Background and aims Traditionally, opioids have been used regularly during major abdominal surgeries. However, patients may be at risk of ileus, especially if they are used in larger amounts. In addition, they can also develop post-operative nausea and vomiting. Dexemedetomidine infusion is a useful adjunct during anaesthesia as it has good analgesic and anxiolytic properties.

Methods We describe a case of opioid free anaesthesia for an elective laparoscopic right nephroureterotomy which was subsequently converted to open surgery.

Our patient is a 71-year-old male with known hypertension and right urothelial carcinoma. On day of surgery, he presented with rhinorrhea and improving productive cough. Dexmedetomine loading at 1 ug/kg was started over 10 minutes, followed by co-induction with propofol, lignocaine and atracurium. Anaesthesia was maintained with sevoflurane and dexmedetomidine infusion. Dexmedetomidine infusion was titrated between 0.2–0.3 mcg/kg/hr during the laparoscopic phase. After the surgeon decided to convert to open surgery, dexmedetomidine was increased to 0.5mcg/kg/hr. Multimodal analgesia: IV Paracetamol 1 gram, Magnesium 10mmol, Dexamethasone 4 mg, IV Lignocaine infusion.

Results Postoperatively, patient was given a dose of oral oxycodone 5 mg in the recovery.
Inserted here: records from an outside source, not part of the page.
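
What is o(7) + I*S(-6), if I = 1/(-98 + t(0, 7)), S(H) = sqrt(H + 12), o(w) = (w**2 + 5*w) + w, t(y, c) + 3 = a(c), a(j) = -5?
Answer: 91 - sqrt(6)/106 ≈ 90.977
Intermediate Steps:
t(y, c) = -8 (t(y, c) = -3 - 5 = -8)
o(w) = w**2 + 6*w
S(H) = sqrt(12 + H)
I = -1/106 (I = 1/(-98 - 8) = 1/(-106) = -1/106 ≈ -0.0094340)
o(7) + I*S(-6) = 7*(6 + 7) - sqrt(12 - 6)/106 = 7*13 - sqrt(6)/106 = 91 - sqrt(6)/106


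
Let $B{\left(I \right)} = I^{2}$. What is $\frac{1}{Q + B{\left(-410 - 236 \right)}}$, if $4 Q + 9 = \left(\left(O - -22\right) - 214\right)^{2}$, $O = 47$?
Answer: $\frac{1}{422570} \approx 2.3665 \cdot 10^{-6}$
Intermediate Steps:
$Q = 5254$ ($Q = - \frac{9}{4} + \frac{\left(\left(47 - -22\right) - 214\right)^{2}}{4} = - \frac{9}{4} + \frac{\left(\left(47 + 22\right) - 214\right)^{2}}{4} = - \frac{9}{4} + \frac{\left(69 - 214\right)^{2}}{4} = - \frac{9}{4} + \frac{\left(-145\right)^{2}}{4} = - \frac{9}{4} + \frac{1}{4} \cdot 21025 = - \frac{9}{4} + \frac{21025}{4} = 5254$)
$\frac{1}{Q + B{\left(-410 - 236 \right)}} = \frac{1}{5254 + \left(-410 - 236\right)^{2}} = \frac{1}{5254 + \left(-646\right)^{2}} = \frac{1}{5254 + 417316} = \frac{1}{422570}$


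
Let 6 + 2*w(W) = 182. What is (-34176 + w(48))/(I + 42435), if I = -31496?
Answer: -34088/10939 ≈ -3.1162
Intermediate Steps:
w(W) = 88 (w(W) = -3 + (1/2)*182 = -3 + 91 = 88)
(-34176 + w(48))/(I + 42435) = (-34176 + 88)/(-31496 + 42435) = -34088/10939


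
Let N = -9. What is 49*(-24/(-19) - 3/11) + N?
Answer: 8262/209 ≈ 39.531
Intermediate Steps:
49*(-24/(-19) - 3/11) + N = 49*(-24/(-19) - 3/11) - 9 = 49*(-24*(-1/19) - 3*1/11) - 9 = 49*(24/19 - 3/11) - 9 = 49*(207/209) - 9 = 10143/209 - 9 = 8262/209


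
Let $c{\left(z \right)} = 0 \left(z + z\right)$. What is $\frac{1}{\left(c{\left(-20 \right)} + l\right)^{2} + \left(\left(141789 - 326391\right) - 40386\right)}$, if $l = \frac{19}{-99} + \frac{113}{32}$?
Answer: $- \frac{10036224}{2257918050071} \approx -4.4449 \cdot 10^{-6}$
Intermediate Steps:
$c{\left(z \right)} = 0$ ($c{\left(z \right)} = 0 \cdot 2 z = 0$)
$l = \frac{10579}{3168}$ ($l = 19 \left(- \frac{1}{99}\right) + 113 \cdot \frac{1}{32} = - \frac{19}{99} + \frac{113}{32} = \frac{10579}{3168} \approx 3.3393$)
$\frac{1}{\left(c{\left(-20 \right)} + l\right)^{2} + \left(\left(141789 - 326391\right) - 40386\right)} = \frac{1}{\left(0 + \frac{10579}{3168}\right)^{2} + \left(\left(141789 - 326391\right) - 40386\right)} = \frac{1}{\left(\frac{10579}{3168}\right)^{2} - 224988} = \frac{1}{\frac{111915241}{10036224} - 224988} = \frac{1}{- \frac{2257918050071}{10036224}} = - \frac{10036224}{2257918050071}$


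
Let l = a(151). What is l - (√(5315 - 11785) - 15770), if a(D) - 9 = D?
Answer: 15930 - I*√6470 ≈ 15930.0 - 80.436*I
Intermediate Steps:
a(D) = 9 + D
l = 160 (l = 9 + 151 = 160)
l - (√(5315 - 11785) - 15770) = 160 - (√(5315 - 11785) - 15770) = 160 - (√(-6470) - 15770) = 160 - (I*√6470 - 15770) = 160 - (-15770 + I*√6470) = 160 + (15770 - I*√6470) = 15930 - I*√6470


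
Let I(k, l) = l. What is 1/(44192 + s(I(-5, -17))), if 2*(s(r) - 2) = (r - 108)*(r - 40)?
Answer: 2/95513 ≈ 2.0940e-5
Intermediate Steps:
s(r) = 2 + (-108 + r)*(-40 + r)/2 (s(r) = 2 + ((r - 108)*(r - 40))/2 = 2 + ((-108 + r)*(-40 + r))/2 = 2 + (-108 + r)*(-40 + r)/2)
1/(44192 + s(I(-5, -17))) = 1/(44192 + (2162 + (½)*(-17)² - 74*(-17))) = 1/(44192 + (2162 + (½)*289 + 1258)) = 1/(44192 + (2162 + 289/2 + 1258)) = 1/(44192 + 7129/2) = 1/(95513/2) = 2/95513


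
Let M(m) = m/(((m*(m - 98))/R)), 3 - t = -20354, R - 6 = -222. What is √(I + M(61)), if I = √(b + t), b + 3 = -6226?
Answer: 2*√(1998 + 1369*√883)/37 ≈ 11.167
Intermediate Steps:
R = -216 (R = 6 - 222 = -216)
b = -6229 (b = -3 - 6226 = -6229)
t = 20357 (t = 3 - 1*(-20354) = 3 + 20354 = 20357)
M(m) = -216/(-98 + m) (M(m) = m/(((m*(m - 98))/(-216))) = m/(((m*(-98 + m))*(-1/216))) = m/((-m*(-98 + m)/216)) = m*(-216/(m*(-98 + m))) = -216/(-98 + m))
I = 4*√883 (I = √(-6229 + 20357) = √14128 = 4*√883 ≈ 118.86)
√(I + M(61)) = √(4*√883 - 216/(-98 + 61)) = √(4*√883 - 216/(-37)) = √(4*√883 - 216*(-1/37)) = √(4*√883 + 216/37) = √(216/37 + 4*√883)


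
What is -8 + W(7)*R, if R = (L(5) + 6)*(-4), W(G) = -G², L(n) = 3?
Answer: 1756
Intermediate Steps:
R = -36 (R = (3 + 6)*(-4) = 9*(-4) = -36)
-8 + W(7)*R = -8 - 1*7²*(-36) = -8 - 1*49*(-36) = -8 - 49*(-36) = -8 + 1764 = 1756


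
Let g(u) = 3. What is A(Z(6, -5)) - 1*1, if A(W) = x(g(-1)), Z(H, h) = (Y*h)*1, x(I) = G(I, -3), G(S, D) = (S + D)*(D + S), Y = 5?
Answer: -1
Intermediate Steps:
G(S, D) = (D + S)**2 (G(S, D) = (D + S)*(D + S) = (D + S)**2)
x(I) = (-3 + I)**2
Z(H, h) = 5*h (Z(H, h) = (5*h)*1 = 5*h)
A(W) = 0 (A(W) = (-3 + 3)**2 = 0**2 = 0)
A(Z(6, -5)) - 1*1 = 0 - 1*1 = 0 - 1 = -1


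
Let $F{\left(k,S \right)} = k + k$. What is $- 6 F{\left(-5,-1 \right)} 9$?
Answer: $540$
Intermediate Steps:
$F{\left(k,S \right)} = 2 k$
$- 6 F{\left(-5,-1 \right)} 9 = - 6 \cdot 2 \left(-5\right) 9 = \left(-6\right) \left(-10\right) 9 = 60 \cdot 9 = 540$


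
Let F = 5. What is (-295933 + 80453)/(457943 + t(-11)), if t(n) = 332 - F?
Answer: -21548/45827 ≈ -0.47020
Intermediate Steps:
t(n) = 327 (t(n) = 332 - 1*5 = 332 - 5 = 327)
(-295933 + 80453)/(457943 + t(-11)) = (-295933 + 80453)/(457943 + 327) = -215480/458270 = -215480*1/458270 = -21548/45827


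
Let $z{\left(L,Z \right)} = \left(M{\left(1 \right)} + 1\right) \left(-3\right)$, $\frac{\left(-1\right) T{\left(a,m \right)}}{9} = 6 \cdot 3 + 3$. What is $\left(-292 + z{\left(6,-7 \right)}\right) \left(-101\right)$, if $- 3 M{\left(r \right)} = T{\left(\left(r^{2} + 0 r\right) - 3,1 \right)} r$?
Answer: $48884$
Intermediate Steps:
$T{\left(a,m \right)} = -189$ ($T{\left(a,m \right)} = - 9 \left(6 \cdot 3 + 3\right) = - 9 \left(18 + 3\right) = \left(-9\right) 21 = -189$)
$M{\left(r \right)} = 63 r$ ($M{\left(r \right)} = - \frac{\left(-189\right) r}{3} = 63 r$)
$z{\left(L,Z \right)} = -192$ ($z{\left(L,Z \right)} = \left(63 \cdot 1 + 1\right) \left(-3\right) = \left(63 + 1\right) \left(-3\right) = 64 \left(-3\right) = -192$)
$\left(-292 + z{\left(6,-7 \right)}\right) \left(-101\right) = \left(-292 - 192\right) \left(-101\right) = \left(-484\right) \left(-101\right) = 48884$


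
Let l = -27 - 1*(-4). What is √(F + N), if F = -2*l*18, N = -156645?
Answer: 3*I*√17313 ≈ 394.74*I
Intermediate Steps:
l = -23 (l = -27 + 4 = -23)
F = 828 (F = -2*(-23)*18 = 46*18 = 828)
√(F + N) = √(828 - 156645) = √(-155817) = 3*I*√17313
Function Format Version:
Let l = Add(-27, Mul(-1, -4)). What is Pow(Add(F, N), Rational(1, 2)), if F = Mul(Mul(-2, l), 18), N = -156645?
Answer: Mul(3, I, Pow(17313, Rational(1, 2))) ≈ Mul(394.74, I)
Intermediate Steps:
l = -23 (l = Add(-27, 4) = -23)
F = 828 (F = Mul(Mul(-2, -23), 18) = Mul(46, 18) = 828)
Pow(Add(F, N), Rational(1, 2)) = Pow(Add(828, -156645), Rational(1, 2)) = Pow(-155817, Rational(1, 2)) = Mul(3, I, Pow(17313, Rational(1, 2)))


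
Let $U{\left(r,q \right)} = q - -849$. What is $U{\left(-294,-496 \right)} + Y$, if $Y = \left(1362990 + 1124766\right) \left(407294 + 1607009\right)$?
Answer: $5011094374421$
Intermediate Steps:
$U{\left(r,q \right)} = 849 + q$ ($U{\left(r,q \right)} = q + 849 = 849 + q$)
$Y = 5011094374068$ ($Y = 2487756 \cdot 2014303 = 5011094374068$)
$U{\left(-294,-496 \right)} + Y = \left(849 - 496\right) + 5011094374068 = 353 + 5011094374068 = 5011094374421$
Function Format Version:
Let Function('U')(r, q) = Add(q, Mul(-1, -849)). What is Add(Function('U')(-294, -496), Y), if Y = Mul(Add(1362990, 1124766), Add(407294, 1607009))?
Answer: 5011094374421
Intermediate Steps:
Function('U')(r, q) = Add(849, q) (Function('U')(r, q) = Add(q, 849) = Add(849, q))
Y = 5011094374068 (Y = Mul(2487756, 2014303) = 5011094374068)
Add(Function('U')(-294, -496), Y) = Add(Add(849, -496), 5011094374068) = Add(353, 5011094374068) = 5011094374421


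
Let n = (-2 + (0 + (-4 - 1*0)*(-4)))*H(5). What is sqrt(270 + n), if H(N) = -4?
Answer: sqrt(214) ≈ 14.629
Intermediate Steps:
n = -56 (n = (-2 + (0 + (-4 - 1*0)*(-4)))*(-4) = (-2 + (0 + (-4 + 0)*(-4)))*(-4) = (-2 + (0 - 4*(-4)))*(-4) = (-2 + (0 + 16))*(-4) = (-2 + 16)*(-4) = 14*(-4) = -56)
sqrt(270 + n) = sqrt(270 - 56) = sqrt(214)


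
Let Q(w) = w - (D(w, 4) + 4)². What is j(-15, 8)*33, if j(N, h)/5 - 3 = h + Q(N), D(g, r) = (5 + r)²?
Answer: -1192785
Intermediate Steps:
Q(w) = -7225 + w (Q(w) = w - ((5 + 4)² + 4)² = w - (9² + 4)² = w - (81 + 4)² = w - 1*85² = w - 1*7225 = w - 7225 = -7225 + w)
j(N, h) = -36110 + 5*N + 5*h (j(N, h) = 15 + 5*(h + (-7225 + N)) = 15 + 5*(-7225 + N + h) = 15 + (-36125 + 5*N + 5*h) = -36110 + 5*N + 5*h)
j(-15, 8)*33 = (-36110 + 5*(-15) + 5*8)*33 = (-36110 - 75 + 40)*33 = -36145*33 = -1192785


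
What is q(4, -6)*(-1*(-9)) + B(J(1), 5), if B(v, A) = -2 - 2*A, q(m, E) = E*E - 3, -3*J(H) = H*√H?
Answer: 285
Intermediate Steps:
J(H) = -H^(3/2)/3 (J(H) = -H*√H/3 = -H^(3/2)/3)
q(m, E) = -3 + E² (q(m, E) = E² - 3 = -3 + E²)
q(4, -6)*(-1*(-9)) + B(J(1), 5) = (-3 + (-6)²)*(-1*(-9)) + (-2 - 2*5) = (-3 + 36)*9 + (-2 - 10) = 33*9 - 12 = 297 - 12 = 285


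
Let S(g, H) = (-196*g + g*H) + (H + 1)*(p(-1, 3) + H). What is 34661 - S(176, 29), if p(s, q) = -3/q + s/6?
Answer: 63218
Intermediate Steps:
p(s, q) = -3/q + s/6 (p(s, q) = -3/q + s*(1/6) = -3/q + s/6)
S(g, H) = -196*g + H*g + (1 + H)*(-7/6 + H) (S(g, H) = (-196*g + g*H) + (H + 1)*((-3/3 + (1/6)*(-1)) + H) = (-196*g + H*g) + (1 + H)*((-3*1/3 - 1/6) + H) = (-196*g + H*g) + (1 + H)*((-1 - 1/6) + H) = (-196*g + H*g) + (1 + H)*(-7/6 + H) = -196*g + H*g + (1 + H)*(-7/6 + H))
34661 - S(176, 29) = 34661 - (-7/6 + 29**2 - 196*176 - 1/6*29 + 29*176) = 34661 - (-7/6 + 841 - 34496 - 29/6 + 5104) = 34661 - 1*(-28557) = 34661 + 28557 = 63218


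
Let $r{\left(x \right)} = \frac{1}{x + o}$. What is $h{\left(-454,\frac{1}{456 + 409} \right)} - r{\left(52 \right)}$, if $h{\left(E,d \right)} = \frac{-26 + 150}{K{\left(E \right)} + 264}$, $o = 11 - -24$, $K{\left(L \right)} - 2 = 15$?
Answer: $\frac{10507}{24447} \approx 0.42979$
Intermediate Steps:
$K{\left(L \right)} = 17$ ($K{\left(L \right)} = 2 + 15 = 17$)
$o = 35$ ($o = 11 + 24 = 35$)
$h{\left(E,d \right)} = \frac{124}{281}$ ($h{\left(E,d \right)} = \frac{-26 + 150}{17 + 264} = \frac{124}{281}$)
$r{\left(x \right)} = \frac{1}{35 + x}$ ($r{\left(x \right)} = \frac{1}{x + 35} = \frac{1}{35 + x}$)
$h{\left(-454,\frac{1}{456 + 409} \right)} - r{\left(52 \right)} = \frac{124}{281} - \frac{1}{35 + 52} = \frac{124}{281} - \frac{1}{87} = \frac{10507}{24447}$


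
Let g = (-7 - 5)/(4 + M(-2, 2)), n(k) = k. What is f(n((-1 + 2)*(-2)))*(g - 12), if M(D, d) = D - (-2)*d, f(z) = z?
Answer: 28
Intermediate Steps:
M(D, d) = D + 2*d
g = -2 (g = (-7 - 5)/(4 + (-2 + 2*2)) = -12/(4 + (-2 + 4)) = -12/(4 + 2) = -12/6 = -12*⅙ = -2)
f(n((-1 + 2)*(-2)))*(g - 12) = ((-1 + 2)*(-2))*(-2 - 12) = (1*(-2))*(-14) = -2*(-14) = 28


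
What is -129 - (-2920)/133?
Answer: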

Immediately post-operatively, he was pain free. Patient took regular paracetamol in the ward and no further oxycodone was given. He ambulated on post-op day (POD) 1 and was discharged on POD 4.

Conclusions Opioid free anaesthesia for abdominal surgeries is possible and should be considered for patients that are at risk of side effects of opioids. However, it may not be possible to avoid opioids completely after the operation, especially if there are contraindications to other modalities of analgesia.